Report: Iran's president says oil prices too low

TEHRAN, Iran - April 19, 2008 President Mahmoud Ahmadinejad told an oil and gas exhibition in Tehran on Friday that he thought the commodity still had to "discover its real value," according to the Web site of Iran's state-run television.

Oil prices have hit all-time highs above $115 a barrel in recent weeks, amid reports that oil and gasoline reserves in the United States were lower than expected and as the dollar sinks to record lows.

"The oil price of $115 a barrel in today's global markets is a deceiving figure. Oil is a strategic commodity that needs to discover its real value," the Web site quoted Ahmadinejad as saying.

Crude oil futures surged to a new trading record of $117 a barrel Friday following an attack on a key pipeline in Nigeria. The increase capped a week of record highs fueled by supply woes and the dollar's weakness relative to other major currencies.

Ahmadinejad said despite high oil prices, the true value of crude oil, adjusted for inflation, is currently less than what it was in 1980.

"While the price of other commodities have increased, the economic value of the current oil price is even less than 1980," he said.

But some figures suggest that today's crude prices might have surpassed inflation-adjusted highs set in early 1980. Depending on how the adjustment is calculated, $38 a barrel then would be worth $96 to $103 or more today.

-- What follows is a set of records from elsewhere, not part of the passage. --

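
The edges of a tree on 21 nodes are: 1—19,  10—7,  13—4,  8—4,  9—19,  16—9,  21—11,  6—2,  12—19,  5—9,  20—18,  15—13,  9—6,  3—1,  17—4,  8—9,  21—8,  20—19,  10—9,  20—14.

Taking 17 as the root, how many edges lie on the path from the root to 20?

5

Path from 17 to 20: 17 – 4 – 8 – 9 – 19 – 20, which has 5 edges.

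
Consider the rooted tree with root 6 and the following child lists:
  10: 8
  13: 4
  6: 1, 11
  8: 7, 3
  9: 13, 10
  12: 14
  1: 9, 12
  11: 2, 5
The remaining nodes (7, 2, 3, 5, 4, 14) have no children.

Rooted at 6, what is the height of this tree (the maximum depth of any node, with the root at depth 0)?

5

The longest root-to-leaf path is 6–1–9–10–8–7 (5 edges).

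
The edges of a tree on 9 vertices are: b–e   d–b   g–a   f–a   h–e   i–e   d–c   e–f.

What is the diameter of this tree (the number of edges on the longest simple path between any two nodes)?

6

A longest path is c – d – b – e – f – a – g, with 6 edges.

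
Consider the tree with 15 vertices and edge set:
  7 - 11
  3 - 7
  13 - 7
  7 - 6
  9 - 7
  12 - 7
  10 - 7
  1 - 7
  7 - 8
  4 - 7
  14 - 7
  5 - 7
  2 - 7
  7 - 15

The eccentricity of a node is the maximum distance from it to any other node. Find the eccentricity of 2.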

Ahmadinejad accused Western industrialized nations of "selfishness" in their quest for cheaper oil.

"When they get hold of oil, they assume that oil is a free commodity and belongs to them and has wrongly been placed in other territories. ... This is the spirit of selfishness and arrogance," Ahmadinejad was quoted as saying.

A host of supply and demand concerns in the U.S. and abroad, along with the dollar's weakness, have bolstered oil prices, even as record retail gasoline prices in the U.S. appear to be dampening demand.

A weaker dollar makes commodities such as oil less attractive to investors as a hedge against inflation, and it makes oil more expensive to investors overseas. Analysts believe the weaker dollar is the primary reason oil has soared this year. The effect tends to reverse when the greenback gains ground.

Ahmadinejad called the U.S. currency "a handful of paper" without any global support.

Iran has stopped using the U.S. dollar in its oil transactions with the outside world, switching to currencies such as euro.

"The dollar is not money any longer but a handful of paper distributed in the world without commodity support," the Web site quoted Ahmadinejad as saying.